Identification of an Active NiCu Catalyst for Nitrile Synthesis from Alcohol

Development of heterogeneous catalysts for alcohol transformation into nitriles under oxidant-free conditions is a challenge. Considering the C-H activation on alpha-carbon of primary alcohols is the rate-determining step, decreasing the activation energy of C-H activation is critical in order to enhance the catalytic activity. Several NiM/Al2O3 bimetallic catalysts were synthesized and scrutinized in catalytic transformation of 1-butanol to butyronitrile. Ni-Cu was identified as a suitable combination with the optimized Ni0.5Cu0.5/Al2O3 catalyst exhibiting 10 times higher turnover frequency than Ni/ Al2O3 catalyst.
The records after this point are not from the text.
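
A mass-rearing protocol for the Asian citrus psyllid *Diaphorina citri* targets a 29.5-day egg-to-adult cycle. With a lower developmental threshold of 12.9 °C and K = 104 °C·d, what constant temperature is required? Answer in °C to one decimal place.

16.4 °C

Required daily accumulation = 104 / 29.5 = 3.525 DD/day.
T = T_base + 3.525 = 12.9 + 3.525 = 16.425 ≈ 16.4 °C.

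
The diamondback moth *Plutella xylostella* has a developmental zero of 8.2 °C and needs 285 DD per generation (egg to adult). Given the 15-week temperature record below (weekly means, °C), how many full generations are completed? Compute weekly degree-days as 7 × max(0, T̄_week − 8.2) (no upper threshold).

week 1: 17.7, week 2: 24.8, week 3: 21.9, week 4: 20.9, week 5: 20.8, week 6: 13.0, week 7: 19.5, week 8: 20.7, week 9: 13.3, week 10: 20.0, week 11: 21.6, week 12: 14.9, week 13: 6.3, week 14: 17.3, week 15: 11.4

3 generations

Weekly DD (7 × max(0, T̄ − 8.2)): 66.5, 116.2, 95.9, 88.9, 88.2, 33.6, 79.1, 87.5, 35.7, 82.6, 93.8, 46.9, 0.0, 63.7, 22.4.
Season total = 1001.0 DD.
Complete generations = ⌊1001.0 / 285⌋ = 3.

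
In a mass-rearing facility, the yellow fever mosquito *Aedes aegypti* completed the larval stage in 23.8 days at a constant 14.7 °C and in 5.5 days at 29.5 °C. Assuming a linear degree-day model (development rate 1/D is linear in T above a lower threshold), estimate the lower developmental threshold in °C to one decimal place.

10.3 °C

Linear rate model ⇒ the product D·(T − T_b) is constant across temperatures.
23.8·(14.7 − T_b) = 5.5·(29.5 − T_b)
T_b = (23.8·14.7 − 5.5·29.5) / (23.8 − 5.5) = 187.61 / 18.3 = 10.252 °C ≈ 10.3 °C.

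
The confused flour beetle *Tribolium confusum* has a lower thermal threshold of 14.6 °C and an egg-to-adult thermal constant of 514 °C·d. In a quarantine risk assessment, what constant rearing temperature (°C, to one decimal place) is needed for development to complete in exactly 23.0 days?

Required daily accumulation = 514 / 23.0 = 22.348 DD/day.
T = T_base + 22.348 = 14.6 + 22.348 = 36.948 ≈ 36.9 °C.

36.9 °C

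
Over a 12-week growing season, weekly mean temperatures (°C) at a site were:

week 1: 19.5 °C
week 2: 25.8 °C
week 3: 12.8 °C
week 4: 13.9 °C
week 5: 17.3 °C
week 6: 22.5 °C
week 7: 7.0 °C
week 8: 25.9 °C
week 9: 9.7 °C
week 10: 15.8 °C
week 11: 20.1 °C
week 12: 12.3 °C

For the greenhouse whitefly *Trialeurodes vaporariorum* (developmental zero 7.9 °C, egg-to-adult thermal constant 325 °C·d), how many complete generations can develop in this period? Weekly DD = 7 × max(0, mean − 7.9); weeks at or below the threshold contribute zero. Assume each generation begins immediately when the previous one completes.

Weekly DD (7 × max(0, T̄ − 7.9)): 81.2, 125.3, 34.3, 42.0, 65.8, 102.2, 0.0, 126.0, 12.6, 55.3, 85.4, 30.8.
Season total = 760.9 DD.
Complete generations = ⌊760.9 / 325⌋ = 2.

2 generations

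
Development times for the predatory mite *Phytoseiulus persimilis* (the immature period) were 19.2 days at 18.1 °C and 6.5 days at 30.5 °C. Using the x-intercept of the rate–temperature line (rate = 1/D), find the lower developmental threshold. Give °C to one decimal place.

Under the model K = D·(T − T_b), so D₁·(T₁ − T_b) = D₂·(T₂ − T_b).
19.2·(18.1 − T_b) = 6.5·(30.5 − T_b)
T_b = (19.2·18.1 − 6.5·30.5) / (19.2 − 6.5) = 149.27 / 12.7 = 11.754 °C ≈ 11.8 °C.

11.8 °C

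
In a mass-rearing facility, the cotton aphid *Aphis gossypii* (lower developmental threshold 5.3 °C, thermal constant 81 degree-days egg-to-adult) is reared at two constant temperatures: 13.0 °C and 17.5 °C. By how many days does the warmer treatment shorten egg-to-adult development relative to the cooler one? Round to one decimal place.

3.9 days

At 13.0 °C: 81 / (13.0 − 5.3) = 81 / 7.7 = 10.519 d.
At 17.5 °C: 81 / (17.5 − 5.3) = 81 / 12.2 = 6.639 d.
Difference = |10.519 − 6.639| = 3.880 ≈ 3.9 days.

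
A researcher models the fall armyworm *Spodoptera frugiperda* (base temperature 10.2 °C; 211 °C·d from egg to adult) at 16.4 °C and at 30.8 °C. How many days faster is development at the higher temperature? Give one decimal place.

23.8 days

At 16.4 °C: 211 / (16.4 − 10.2) = 211 / 6.2 = 34.032 d.
At 30.8 °C: 211 / (30.8 − 10.2) = 211 / 20.6 = 10.243 d.
Difference = |34.032 − 10.243| = 23.790 ≈ 23.8 days.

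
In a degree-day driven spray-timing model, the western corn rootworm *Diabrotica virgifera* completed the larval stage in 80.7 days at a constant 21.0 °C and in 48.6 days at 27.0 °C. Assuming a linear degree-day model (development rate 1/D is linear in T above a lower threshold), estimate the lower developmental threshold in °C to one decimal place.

Under the model K = D·(T − T_b), so D₁·(T₁ − T_b) = D₂·(T₂ − T_b).
80.7·(21.0 − T_b) = 48.6·(27.0 − T_b)
T_b = (80.7·21.0 − 48.6·27.0) / (80.7 − 48.6) = 382.50 / 32.1 = 11.916 °C ≈ 11.9 °C.

11.9 °C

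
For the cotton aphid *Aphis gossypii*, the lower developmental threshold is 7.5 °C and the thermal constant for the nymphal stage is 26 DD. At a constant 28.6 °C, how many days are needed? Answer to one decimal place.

Daily accumulation = 28.6 − 7.5 = 21.1 DD/day.
Duration = 26 / 21.1 = 1.232 ≈ 1.2 days.

1.2 days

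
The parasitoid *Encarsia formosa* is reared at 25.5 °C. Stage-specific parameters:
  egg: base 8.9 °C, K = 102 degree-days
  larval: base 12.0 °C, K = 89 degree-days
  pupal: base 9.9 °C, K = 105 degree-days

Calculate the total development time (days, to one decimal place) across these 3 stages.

egg: 102 / (25.5 − 8.9) = 102 / 16.6 = 6.145 d.
larval: 89 / (25.5 − 12.0) = 89 / 13.5 = 6.593 d.
pupal: 105 / (25.5 − 9.9) = 105 / 15.6 = 6.731 d.
Sum = 19.468 ≈ 19.5 days.

19.5 days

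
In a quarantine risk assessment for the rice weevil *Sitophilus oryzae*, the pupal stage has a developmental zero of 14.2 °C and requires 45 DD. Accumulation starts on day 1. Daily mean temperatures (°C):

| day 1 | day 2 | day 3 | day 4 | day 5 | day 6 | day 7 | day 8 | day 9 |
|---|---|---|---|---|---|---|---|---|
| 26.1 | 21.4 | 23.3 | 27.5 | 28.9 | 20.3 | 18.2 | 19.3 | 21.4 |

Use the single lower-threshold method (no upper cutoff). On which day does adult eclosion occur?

Daily DD above 14.2 °C: 11.9, 7.2, 9.1, 13.3, 14.7, 6.1, 4.0, 5.1, 7.2.
Cumulative: 11.9, 19.1, 28.2, 41.5, 56.2, 62.3, 66.3, 71.4, 78.6.
The total first reaches 45 DD on day 5.

day 5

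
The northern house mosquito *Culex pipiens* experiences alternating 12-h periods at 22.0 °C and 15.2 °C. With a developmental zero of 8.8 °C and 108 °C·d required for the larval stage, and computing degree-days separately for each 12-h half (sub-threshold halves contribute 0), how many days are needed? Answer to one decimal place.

Day half: max(0, 22.0 − 8.8) × 0.5 = 13.2 × 0.5 = 6.60 DD.
Night half: max(0, 15.2 − 8.8) × 0.5 = 6.4 × 0.5 = 3.20 DD.
Per 24 h: 9.80 DD/day.
Duration = 108 / 9.80 = 11.020 ≈ 11.0 days.

11.0 days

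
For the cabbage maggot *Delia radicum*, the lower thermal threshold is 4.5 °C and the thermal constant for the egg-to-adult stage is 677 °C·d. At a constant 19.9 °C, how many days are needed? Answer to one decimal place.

Daily accumulation = 19.9 − 4.5 = 15.4 DD/day.
Duration = 677 / 15.4 = 43.961 ≈ 44.0 days.

44.0 days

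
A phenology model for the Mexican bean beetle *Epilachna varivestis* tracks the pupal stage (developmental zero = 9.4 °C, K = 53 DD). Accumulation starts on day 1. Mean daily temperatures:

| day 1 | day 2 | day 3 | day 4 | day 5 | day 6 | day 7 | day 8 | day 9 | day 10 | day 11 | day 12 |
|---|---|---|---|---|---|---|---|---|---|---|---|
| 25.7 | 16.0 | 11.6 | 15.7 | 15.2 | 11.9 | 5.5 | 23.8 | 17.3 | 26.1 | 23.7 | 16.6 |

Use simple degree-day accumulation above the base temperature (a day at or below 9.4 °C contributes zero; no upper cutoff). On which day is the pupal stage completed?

day 8

Daily DD above 9.4 °C: 16.3, 6.6, 2.2, 6.3, 5.8, 2.5, 0.0, 14.4, 7.9, 16.7, 14.3, 7.2.
Cumulative: 16.3, 22.9, 25.1, 31.4, 37.2, 39.7, 39.7, 54.1, 62.0, 78.7, 93.0, 100.2.
The total first reaches 53 DD on day 8.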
X-ray absorption spectroscopy (XAS) and high angle annular dark field scanning transmission electron microscopy (HAADF-STEM) revealed that the NiCu particles in the catalyst exist in the form of homogeneous alloys with an average size of 8.3 nm, providing an experimental foundation to build up a catalyst model for further density functional theory (DFT) calculations. Calculations were done over a series of NiM catalysts, and the experimentally observed activity trend could be rationalized by the Bronsted-Evans-Polanyi (BEP) principle, i.e., catalysts that afford reduced reaction energy also feature lower activation barriers. The calculated activation energy (E-a) for C-H activation with coadsorbed NH3 dropped from 63.4 kJ/mol on pure Ni catalyst to 49.9 kJ/mol on the most active NiCu-2 site in NiCu bimetallic catalyst, in good agreement with the experimentally measured activation energy values. The Ni-0.5,Cu-0.5/Al2O3 catalyst was further employed to convert 11 primary alcohols into nitriles with high to near-quantitative yields, at a Ni loading 10 times less than that of the conventional Ni/Al2O3 catalyst.